Cities Tighten Rules for Websites, E-Mails
By Breanne Gilpatrick, The Miami Herald
Sep. 24–Point. Click. Send. Then check the inbox for political fallout.
As more government business is done online and more politicians join the Internet blogjam, more elected officials and public employees are learning the hard way to think before they post. That’s because on the Internet, most of what is said can’t be unsaid — or unsent. And in an age of rapidly evolving technologies with long electronic memories, those e-mails, blog postings and Web pages can haunt them for years to come.
"[People] used to talk about a paper trail," said Rod Scher, publication editor at Smart Computing magazine. "But now there’s an electronic paper trail and it’s automatic and comprehensive and pretty permanent."
So, like many big companies, more governments have turned to clear-cut e-mail and Web policies aimed at erasing gray areas in cyberspace.
This summer, Cooper City commissioners approved a Web policy prohibiting elected officials from putting links to personal Web pages on the city’s website. Other governments around South Florida, including Pembroke Pines, Hollywood and Broward County, have policies reminding employees and elected officials to be careful what they send, because on city- or county-owned e-mail accounts, they consider everything a public record. And in other parts of the country, cities even have rules for managing blogs by elected officials.
Supporters of the policies say they discourage Web surfers from using taxpayer money for personal e-mails and Web browsing.
They can prevent a strongly worded blog posting from being confused for city opinion. And they take the guesswork out of what links to post on the city website or what e-mails to release as public records.
‘A SAFEGUARD’
"Basically, it’s a safeguard for the city," said Joe Graziani, Pembroke Pines project manager for Internet technology.
Some supporters of city Web policies also argue they can help prevent elected officials from suffering electronic political fallout.
And there has been plenty of Internet fallout in recent months.
Earlier this year, for example, one potential Broward airport director lost the job after MiamiHerald.com posted the vulgar e-mails he sent from his last government job, in which he insulted Broward commissioners and the county’s main airport.
One Pompano Beach High School teacher was suspended without pay after an investigation concluded he showed his students his MySpace page, which included profanity and talk about drugs and sex.

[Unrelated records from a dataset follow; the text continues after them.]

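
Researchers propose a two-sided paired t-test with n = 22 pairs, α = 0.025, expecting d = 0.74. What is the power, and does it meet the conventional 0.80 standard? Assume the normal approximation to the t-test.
Power ≈ 0.89; the study is adequately powered (power ≥ 0.80)

Power calculation (paired t-test, normal approximation):
z_β = d · √n - z_{α/2}
z_β = 0.74 · √22 - 2.241
z_β = 0.74 · 4.690 - 2.241
z_β = 1.230

Power = Φ(z_β) = Φ(1.230) ≈ 0.891

Effect size d = 0.74 is medium by Cohen's convention (0.2/0.5/0.8).

Threshold: power ≥ 0.80 is conventionally adequate.
Power ≈ 0.89 → the study is adequately powered (power ≥ 0.80).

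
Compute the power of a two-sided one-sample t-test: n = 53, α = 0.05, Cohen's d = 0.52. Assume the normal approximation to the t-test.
Power ≈ 0.97

Power calculation (one-sample t-test, normal approximation):
z_β = d · √n - z_{α/2}
z_β = 0.52 · √53 - 1.960
z_β = 0.52 · 7.280 - 1.960
z_β = 1.826

Power = Φ(z_β) = Φ(1.826) ≈ 0.966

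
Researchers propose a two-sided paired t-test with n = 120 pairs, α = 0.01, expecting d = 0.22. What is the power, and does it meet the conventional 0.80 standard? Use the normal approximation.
Power ≈ 0.43; the study is underpowered (power < 0.80)

Power calculation (paired t-test, normal approximation):
z_β = d · √n - z_{α/2}
z_β = 0.22 · √120 - 2.576
z_β = 0.22 · 10.954 - 2.576
z_β = -0.166

Power = Φ(z_β) = Φ(-0.166) ≈ 0.434

Effect size d = 0.22 is small by Cohen's convention (0.2/0.5/0.8).

Threshold: power ≥ 0.80 is conventionally adequate.
Power ≈ 0.43 → the study is underpowered (power < 0.80).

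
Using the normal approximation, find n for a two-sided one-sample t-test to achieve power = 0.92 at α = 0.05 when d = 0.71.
n = 23

Sample size formula (one-sample t-test, normal approximation):
n = ((z_{α/2} + z_β) / d)²

z_{α/2} = 1.960 (for α = 0.05, two-sided)
z_β = 1.405 (for power = 0.92)
d = 0.71

n = ((1.960 + 1.405) / 0.71)²
n = (4.739)²
n ≈ 22.46
Round up to the next whole number: n = 23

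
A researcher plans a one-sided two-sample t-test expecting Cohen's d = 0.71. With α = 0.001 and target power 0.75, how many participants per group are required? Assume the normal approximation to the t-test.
n = 57 per group

Sample size formula (two-sample t-test, normal approximation):
n = 2 · ((z_α + z_β) / d)²

z_α = 3.090 (for α = 0.001, one-sided)
z_β = 0.674 (for power = 0.75)
d = 0.71

n = 2 · ((3.090 + 0.674) / 0.71)²
n = 2 · (5.301)²
n ≈ 56.20
Round up to the next whole number: n = 57 per group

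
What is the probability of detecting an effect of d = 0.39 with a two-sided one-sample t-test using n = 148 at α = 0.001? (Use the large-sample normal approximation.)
Power ≈ 0.93

Power calculation (one-sample t-test, normal approximation):
z_β = d · √n - z_{α/2}
z_β = 0.39 · √148 - 3.291
z_β = 0.39 · 12.166 - 3.291
z_β = 1.454

Power = Φ(z_β) = Φ(1.454) ≈ 0.927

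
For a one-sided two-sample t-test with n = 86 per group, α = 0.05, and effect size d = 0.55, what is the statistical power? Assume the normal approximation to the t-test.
Power ≈ 0.98

Power calculation (two-sample t-test, normal approximation):
z_β = d · √(n/2) - z_α
z_β = 0.55 · √(86/2) - 1.645
z_β = 0.55 · 6.557 - 1.645
z_β = 1.962

Power = Φ(z_β) = Φ(1.962) ≈ 0.975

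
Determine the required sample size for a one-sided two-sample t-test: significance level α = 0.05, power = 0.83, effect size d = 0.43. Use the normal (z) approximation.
n = 74 per group

Sample size formula (two-sample t-test, normal approximation):
n = 2 · ((z_α + z_β) / d)²

z_α = 1.645 (for α = 0.05, one-sided)
z_β = 0.954 (for power = 0.83)
d = 0.43

n = 2 · ((1.645 + 0.954) / 0.43)²
n = 2 · (6.044)²
n ≈ 73.06
Round up to the next whole number: n = 74 per group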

This spring, North Florida state Rep. Donald Brown, a DeFuniak Springs Republican, outraged many of Miami-Dade’s legislators when he used his state-issued e-mail account to forward a cartoon implying taxpayers were subsidizing illegal aliens.
HOLLYWOOD SCANDAL
And in Hollywood, hundreds of e-mails released last year charted an alleged 18-month lobbying scheme that led to the felony conviction of suspended Commissioner Keith Wasserstrom for official misconduct.

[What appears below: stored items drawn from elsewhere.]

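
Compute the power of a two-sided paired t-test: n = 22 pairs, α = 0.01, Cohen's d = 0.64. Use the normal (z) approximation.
Power ≈ 0.66

Power calculation (paired t-test, normal approximation):
z_β = d · √n - z_{α/2}
z_β = 0.64 · √22 - 2.576
z_β = 0.64 · 4.690 - 2.576
z_β = 0.426

Power = Φ(z_β) = Φ(0.426) ≈ 0.665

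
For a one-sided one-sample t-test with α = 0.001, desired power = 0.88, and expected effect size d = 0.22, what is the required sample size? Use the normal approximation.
n = 376

Sample size formula (one-sample t-test, normal approximation):
n = ((z_α + z_β) / d)²

z_α = 3.090 (for α = 0.001, one-sided)
z_β = 1.175 (for power = 0.88)
d = 0.22

n = ((3.090 + 1.175) / 0.22)²
n = (19.386)²
n ≈ 375.82
Round up to the next whole number: n = 376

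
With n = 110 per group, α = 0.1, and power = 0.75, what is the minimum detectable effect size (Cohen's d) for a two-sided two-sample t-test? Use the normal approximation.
d ≈ 0.31

Minimum detectable effect (two-sample t-test, normal approximation):
d = (z_{α/2} + z_β) / √(n/2)
d = (1.645 + 0.674) / √(110/2)
d = 2.319 / 7.416
d ≈ 0.31

By Cohen's convention (0.2 small / 0.5 medium / 0.8 large): small effect.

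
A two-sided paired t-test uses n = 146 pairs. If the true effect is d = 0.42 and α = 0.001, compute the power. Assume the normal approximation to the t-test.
Power ≈ 0.96

Power calculation (paired t-test, normal approximation):
z_β = d · √n - z_{α/2}
z_β = 0.42 · √146 - 3.291
z_β = 0.42 · 12.083 - 3.291
z_β = 1.784

Power = Φ(z_β) = Φ(1.784) ≈ 0.963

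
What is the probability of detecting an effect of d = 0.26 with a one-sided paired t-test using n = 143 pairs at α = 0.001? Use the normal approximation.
Power ≈ 0.51

Power calculation (paired t-test, normal approximation):
z_β = d · √n - z_α
z_β = 0.26 · √143 - 3.090
z_β = 0.26 · 11.958 - 3.090
z_β = 0.019

Power = Φ(z_β) = Φ(0.019) ≈ 0.508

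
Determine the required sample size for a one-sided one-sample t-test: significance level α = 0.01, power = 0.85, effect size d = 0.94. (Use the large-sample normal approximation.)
n = 13

Sample size formula (one-sample t-test, normal approximation):
n = ((z_α + z_β) / d)²

z_α = 2.326 (for α = 0.01, one-sided)
z_β = 1.036 (for power = 0.85)
d = 0.94

n = ((2.326 + 1.036) / 0.94)²
n = (3.577)²
n ≈ 12.79
Round up to the next whole number: n = 13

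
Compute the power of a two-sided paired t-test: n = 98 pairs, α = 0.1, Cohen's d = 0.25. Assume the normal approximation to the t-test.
Power ≈ 0.80

Power calculation (paired t-test, normal approximation):
z_β = d · √n - z_{α/2}
z_β = 0.25 · √98 - 1.645
z_β = 0.25 · 9.899 - 1.645
z_β = 0.830

Power = Φ(z_β) = Φ(0.830) ≈ 0.797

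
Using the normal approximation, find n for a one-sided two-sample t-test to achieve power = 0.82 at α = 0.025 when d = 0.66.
n = 38 per group

Sample size formula (two-sample t-test, normal approximation):
n = 2 · ((z_α + z_β) / d)²

z_α = 1.960 (for α = 0.025, one-sided)
z_β = 0.915 (for power = 0.82)
d = 0.66

n = 2 · ((1.960 + 0.915) / 0.66)²
n = 2 · (4.356)²
n ≈ 37.95
Round up to the next whole number: n = 38 per group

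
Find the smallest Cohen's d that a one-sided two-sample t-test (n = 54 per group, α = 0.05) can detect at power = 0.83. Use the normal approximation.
d ≈ 0.50

Minimum detectable effect (two-sample t-test, normal approximation):
d = (z_α + z_β) / √(n/2)
d = (1.645 + 0.954) / √(54/2)
d = 2.599 / 5.196
d ≈ 0.50

By Cohen's convention (0.2 small / 0.5 medium / 0.8 large): medium effect.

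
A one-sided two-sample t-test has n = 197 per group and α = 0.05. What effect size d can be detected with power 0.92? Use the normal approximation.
d ≈ 0.31

Minimum detectable effect (two-sample t-test, normal approximation):
d = (z_α + z_β) / √(n/2)
d = (1.645 + 1.405) / √(197/2)
d = 3.050 / 9.925
d ≈ 0.31

By Cohen's convention (0.2 small / 0.5 medium / 0.8 large): small effect.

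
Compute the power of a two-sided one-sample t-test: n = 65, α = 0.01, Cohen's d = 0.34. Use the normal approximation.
Power ≈ 0.57

Power calculation (one-sample t-test, normal approximation):
z_β = d · √n - z_{α/2}
z_β = 0.34 · √65 - 2.576
z_β = 0.34 · 8.062 - 2.576
z_β = 0.165

Power = Φ(z_β) = Φ(0.165) ≈ 0.566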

Elected leaders have long been taught that what they say can — and, come election time, probably will — be used against them. But the easy forwarding of the online world now allows some e-mails and Web postings to spread like electronic wildfire. And, as technology and public records experts point out, it’s getting easier to follow that electronic trail.

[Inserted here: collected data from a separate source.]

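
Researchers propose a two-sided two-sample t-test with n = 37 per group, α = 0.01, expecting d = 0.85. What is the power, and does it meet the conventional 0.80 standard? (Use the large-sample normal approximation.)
Power ≈ 0.86; the study is adequately powered (power ≥ 0.80)

Power calculation (two-sample t-test, normal approximation):
z_β = d · √(n/2) - z_{α/2}
z_β = 0.85 · √(37/2) - 2.576
z_β = 0.85 · 4.301 - 2.576
z_β = 1.080

Power = Φ(z_β) = Φ(1.080) ≈ 0.860

Effect size d = 0.85 is large by Cohen's convention (0.2/0.5/0.8).

Threshold: power ≥ 0.80 is conventionally adequate.
Power ≈ 0.86 → the study is adequately powered (power ≥ 0.80).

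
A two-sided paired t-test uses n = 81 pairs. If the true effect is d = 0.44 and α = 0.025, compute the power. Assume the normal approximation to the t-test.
Power ≈ 0.96

Power calculation (paired t-test, normal approximation):
z_β = d · √n - z_{α/2}
z_β = 0.44 · √81 - 2.241
z_β = 0.44 · 9.000 - 2.241
z_β = 1.719

Power = Φ(z_β) = Φ(1.719) ≈ 0.957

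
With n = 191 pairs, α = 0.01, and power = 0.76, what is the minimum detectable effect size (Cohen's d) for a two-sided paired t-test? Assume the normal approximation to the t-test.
d ≈ 0.24

Minimum detectable effect (paired t-test, normal approximation):
d = (z_{α/2} + z_β) / √n
d = (2.576 + 0.706) / √191
d = 3.282 / 13.820
d ≈ 0.24

By Cohen's convention (0.2 small / 0.5 medium / 0.8 large): small effect.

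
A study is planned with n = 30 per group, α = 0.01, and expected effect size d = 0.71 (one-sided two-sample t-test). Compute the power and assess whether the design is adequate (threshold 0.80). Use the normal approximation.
Power ≈ 0.66; the study is underpowered (power < 0.80)

Power calculation (two-sample t-test, normal approximation):
z_β = d · √(n/2) - z_α
z_β = 0.71 · √(30/2) - 2.326
z_β = 0.71 · 3.873 - 2.326
z_β = 0.423

Power = Φ(z_β) = Φ(0.423) ≈ 0.664

Effect size d = 0.71 is medium by Cohen's convention (0.2/0.5/0.8).

Threshold: power ≥ 0.80 is conventionally adequate.
Power ≈ 0.66 → the study is underpowered (power < 0.80).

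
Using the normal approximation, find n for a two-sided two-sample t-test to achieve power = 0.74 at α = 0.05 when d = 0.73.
n = 26 per group

Sample size formula (two-sample t-test, normal approximation):
n = 2 · ((z_{α/2} + z_β) / d)²

z_{α/2} = 1.960 (for α = 0.05, two-sided)
z_β = 0.643 (for power = 0.74)
d = 0.73

n = 2 · ((1.960 + 0.643) / 0.73)²
n = 2 · (3.566)²
n ≈ 25.43
Round up to the next whole number: n = 26 per group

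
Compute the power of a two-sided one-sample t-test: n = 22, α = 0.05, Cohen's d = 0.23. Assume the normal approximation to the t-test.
Power ≈ 0.19

Power calculation (one-sample t-test, normal approximation):
z_β = d · √n - z_{α/2}
z_β = 0.23 · √22 - 1.960
z_β = 0.23 · 4.690 - 1.960
z_β = -0.881

Power = Φ(z_β) = Φ(-0.881) ≈ 0.189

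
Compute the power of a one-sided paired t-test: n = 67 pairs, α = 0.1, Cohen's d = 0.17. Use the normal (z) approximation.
Power ≈ 0.54

Power calculation (paired t-test, normal approximation):
z_β = d · √n - z_α
z_β = 0.17 · √67 - 1.282
z_β = 0.17 · 8.185 - 1.282
z_β = 0.110

Power = Φ(z_β) = Φ(0.110) ≈ 0.544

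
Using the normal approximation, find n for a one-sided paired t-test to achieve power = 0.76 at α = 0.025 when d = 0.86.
n = 10 pairs

Sample size formula (paired t-test, normal approximation):
n = ((z_α + z_β) / d)²

z_α = 1.960 (for α = 0.025, one-sided)
z_β = 0.706 (for power = 0.76)
d = 0.86

n = ((1.960 + 0.706) / 0.86)²
n = (3.100)²
n ≈ 9.61
Round up to the next whole number: n = 10 pairs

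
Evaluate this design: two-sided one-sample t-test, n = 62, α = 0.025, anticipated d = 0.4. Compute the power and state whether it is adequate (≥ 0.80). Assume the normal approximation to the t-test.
Power ≈ 0.82; the study is adequately powered (power ≥ 0.80)

Power calculation (one-sample t-test, normal approximation):
z_β = d · √n - z_{α/2}
z_β = 0.4 · √62 - 2.241
z_β = 0.4 · 7.874 - 2.241
z_β = 0.908

Power = Φ(z_β) = Φ(0.908) ≈ 0.818

Effect size d = 0.4 is small by Cohen's convention (0.2/0.5/0.8).

Threshold: power ≥ 0.80 is conventionally adequate.
Power ≈ 0.82 → the study is adequately powered (power ≥ 0.80).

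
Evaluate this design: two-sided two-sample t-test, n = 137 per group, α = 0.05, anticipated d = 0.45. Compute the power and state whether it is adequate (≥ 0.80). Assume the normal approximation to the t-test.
Power ≈ 0.96; the study is adequately powered (power ≥ 0.80)

Power calculation (two-sample t-test, normal approximation):
z_β = d · √(n/2) - z_{α/2}
z_β = 0.45 · √(137/2) - 1.960
z_β = 0.45 · 8.276 - 1.960
z_β = 1.764

Power = Φ(z_β) = Φ(1.764) ≈ 0.961

Effect size d = 0.45 is small by Cohen's convention (0.2/0.5/0.8).

Threshold: power ≥ 0.80 is conventionally adequate.
Power ≈ 0.96 → the study is adequately powered (power ≥ 0.80).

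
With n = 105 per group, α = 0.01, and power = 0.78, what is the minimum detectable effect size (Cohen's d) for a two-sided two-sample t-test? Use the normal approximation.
d ≈ 0.46

Minimum detectable effect (two-sample t-test, normal approximation):
d = (z_{α/2} + z_β) / √(n/2)
d = (2.576 + 0.772) / √(105/2)
d = 3.348 / 7.246
d ≈ 0.46

By Cohen's convention (0.2 small / 0.5 medium / 0.8 large): small effect.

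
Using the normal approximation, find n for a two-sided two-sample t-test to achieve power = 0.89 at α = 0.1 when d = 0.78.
n = 28 per group

Sample size formula (two-sample t-test, normal approximation):
n = 2 · ((z_{α/2} + z_β) / d)²

z_{α/2} = 1.645 (for α = 0.1, two-sided)
z_β = 1.227 (for power = 0.89)
d = 0.78

n = 2 · ((1.645 + 1.227) / 0.78)²
n = 2 · (3.682)²
n ≈ 27.11
Round up to the next whole number: n = 28 per group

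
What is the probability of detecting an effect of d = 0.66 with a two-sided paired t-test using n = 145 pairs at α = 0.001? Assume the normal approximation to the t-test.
Power ≈ 1.00

Power calculation (paired t-test, normal approximation):
z_β = d · √n - z_{α/2}
z_β = 0.66 · √145 - 3.291
z_β = 0.66 · 12.042 - 3.291
z_β = 4.657

Power = Φ(z_β) = Φ(4.657) ≈ 1.000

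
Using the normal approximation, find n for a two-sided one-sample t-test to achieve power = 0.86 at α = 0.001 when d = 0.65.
n = 46

Sample size formula (one-sample t-test, normal approximation):
n = ((z_{α/2} + z_β) / d)²

z_{α/2} = 3.291 (for α = 0.001, two-sided)
z_β = 1.080 (for power = 0.86)
d = 0.65

n = ((3.291 + 1.080) / 0.65)²
n = (6.725)²
n ≈ 45.23
Round up to the next whole number: n = 46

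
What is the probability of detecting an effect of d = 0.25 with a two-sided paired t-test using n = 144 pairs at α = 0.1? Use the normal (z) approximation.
Power ≈ 0.91

Power calculation (paired t-test, normal approximation):
z_β = d · √n - z_{α/2}
z_β = 0.25 · √144 - 1.645
z_β = 0.25 · 12.000 - 1.645
z_β = 1.355

Power = Φ(z_β) = Φ(1.355) ≈ 0.912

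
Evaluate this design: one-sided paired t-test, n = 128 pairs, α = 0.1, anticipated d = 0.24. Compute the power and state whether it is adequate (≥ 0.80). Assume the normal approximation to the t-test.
Power ≈ 0.92; the study is adequately powered (power ≥ 0.80)

Power calculation (paired t-test, normal approximation):
z_β = d · √n - z_α
z_β = 0.24 · √128 - 1.282
z_β = 0.24 · 11.314 - 1.282
z_β = 1.434

Power = Φ(z_β) = Φ(1.434) ≈ 0.924

Effect size d = 0.24 is small by Cohen's convention (0.2/0.5/0.8).

Threshold: power ≥ 0.80 is conventionally adequate.
Power ≈ 0.92 → the study is adequately powered (power ≥ 0.80).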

In Florida, many government e-mails are public records and state law generally requires them to be kept on e-mail servers or on disk for at least three years — long after they have disappeared from someone’s inbox.
But sometimes, a damaged computer hard drive or missing computer can destroy e-mail records, which became an issue in the Hollywood lobbying probe. And state public-records law does contain a list of exceptions.
Web-archiving systems allow users to see snapshots of old Web pages long taken offline.
And with Wikiscanner, a searchable database of Wikipedia edits unveiled earlier this year, Internet users can learn that someone used a city computer in Pembroke Pines to make more than 20 edits to articles on Slavic dialects, Russian history and one Ukrainian soccer club; and that people using one city of Miami Beach computer made edits to seven articles, including one about the 1990s video game Zombies Ate My Neighbors.
On a more serious note, someone at a computer registered to the Florida Legislature deleted a reference to a DUI charge against state Sen. Lee Constantine, R-Altamonte Springs.
"If you’re an official, I think you have to understand that every time you’re writing on a website . . . it’s essentially the same thing as saying it to the press," said Ryan Singel, a staff reporter at Wired News, the online arm of the technology magazine Wired.
CAUTIOUS MAYOR
Davie Mayor Tom Truex, one of the first South Florida politicians to join the online blogjam, said he tries to avoid posting anything he wouldn’t say in person.
"If you really want to say something," he said, "you’re better off picking up the phone and calling someone."
But some politicians, like Cooper City Commissioner John Sims, argue Web policies and Internet horror stories alone aren’t going to change what they say on their personal sites. And as long as they don’t use city resources for their blogs or electronic newsletters, the city generally can’t stop them, either.
"Let’s face it, we all have our viewpoints," said Sims, whose blog often criticizes city policies and officials. "I think I have a right to state my views, especially in relation to the city and how it conducts its business."